Alternatives to Making Manufacturers Liable
Although Proofpoint's Kalember isn't overly optimistic about finding a way to establish liability for commercial manufacturers without harming information sharing, he does believe software makers need more incentive to produce secure products since the market hasn't really punished companies such as Fortinet, VMware and Microsoft for their vulnerabilities that were exploited on a massive scale.
"Organizations should pay a price for making their cloud services or their software less secure," Kalember says. "But right now, they're not paying that price. Until they're incentivized to do that, you're not going to get inarguably useful controls enabled by default."
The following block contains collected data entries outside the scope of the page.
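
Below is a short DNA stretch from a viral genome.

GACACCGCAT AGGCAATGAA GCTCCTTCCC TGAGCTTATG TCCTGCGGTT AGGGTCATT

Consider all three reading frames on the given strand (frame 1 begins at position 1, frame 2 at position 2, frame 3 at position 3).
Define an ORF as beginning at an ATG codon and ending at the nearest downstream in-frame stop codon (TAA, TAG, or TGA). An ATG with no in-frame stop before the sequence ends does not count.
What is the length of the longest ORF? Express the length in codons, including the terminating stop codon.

Frame 1: GAC ACC GCA TAG GCA ATG AAG CTC CTT CCC TGA GCT TAT GTC CTG CGG TTA GGG TCA — ATG at 16, stop TGA at 31 → 18 nt.
Frame 2: ACA CCG CAT AGG CAA TGA AGC TCC TTC CCT GAG CTT ATG TCC TGC GGT TAG GGT CAT — ATG at 38, stop TAG at 50 → 15 nt.
Frame 3: CAC CGC ATA GGC AAT GAA GCT CCT TCC CTG AGC TTA TGT CCT GCG GTT AGG GTC ATT — no ATG→stop ORF.
Longest: frame 1, positions 16–33, 18 nt = 6 codons = 5 aa. → 6 codons.

6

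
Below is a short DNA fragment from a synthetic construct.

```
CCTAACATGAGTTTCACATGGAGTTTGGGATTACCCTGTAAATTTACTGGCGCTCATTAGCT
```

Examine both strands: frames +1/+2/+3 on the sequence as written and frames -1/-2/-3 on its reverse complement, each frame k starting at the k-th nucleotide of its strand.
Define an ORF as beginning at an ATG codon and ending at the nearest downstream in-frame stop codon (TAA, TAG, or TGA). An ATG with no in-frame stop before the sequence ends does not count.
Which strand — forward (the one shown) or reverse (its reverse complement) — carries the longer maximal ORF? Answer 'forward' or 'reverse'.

Reverse complement (5'→3'): AGCTAATGAGCGCCAGTAAATTTACAGGGTAATCCCAAACTCCATGTGAAACTCATGTTAGG
Frame +1: CCT AAC ATG AGT TTC ACA TGG AGT TTG GGA TTA CCC TGT AAA TTT ACT GGC GCT CAT TAG — ATG at 7, stop TAG at 58 → 54 nt.
Frame +2: CTA ACA TGA GTT TCA CAT GGA GTT TGG GAT TAC CCT GTA AAT TTA CTG GCG CTC ATT AGC — no ATG→stop ORF.
Frame +3: TAA CAT GAG TTT CAC ATG GAG TTT GGG ATT ACC CTG TAA ATT TAC TGG CGC TCA TTA GCT — ATG at 18, stop TAA at 39 → 24 nt.
Frame -1: AGC TAA TGA GCG CCA GTA AAT TTA CAG GGT AAT CCC AAA CTC CAT GTG AAA CTC ATG TTA — no ATG→stop ORF.
Frame -2: GCT AAT GAG CGC CAG TAA ATT TAC AGG GTA ATC CCA AAC TCC ATG TGA AAC TCA TGT TAG — ATG at 44, stop TGA at 47 → 6 nt.
Frame -3: CTA ATG AGC GCC AGT AAA TTT ACA GGG TAA TCC CAA ACT CCA TGT GAA ACT CAT GTT AGG — ATG at 6, stop TAA at 30 → 27 nt.
Forward-strand max 54 nt; reverse-strand max 27 nt. The forward strand has the longer ORF.

forward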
Kalember supports the Biden administration's effort to stop vendors from disclaiming liability through an end-user licensing agreement that no one actually reads. He also says software manufacturers should have economic incentives to implement by default strong security features such as multifactor authentication, turned-off federation features, and basic checks for malware when hosting files.
"We should be able to agree on all of these - even if they do introduce a little bit of cost - as the price of being on the internet and being a software company that's able to sell to the world's biggest market," Kalember says. "The market power that we have in the U.S. might actually be used to do some good here."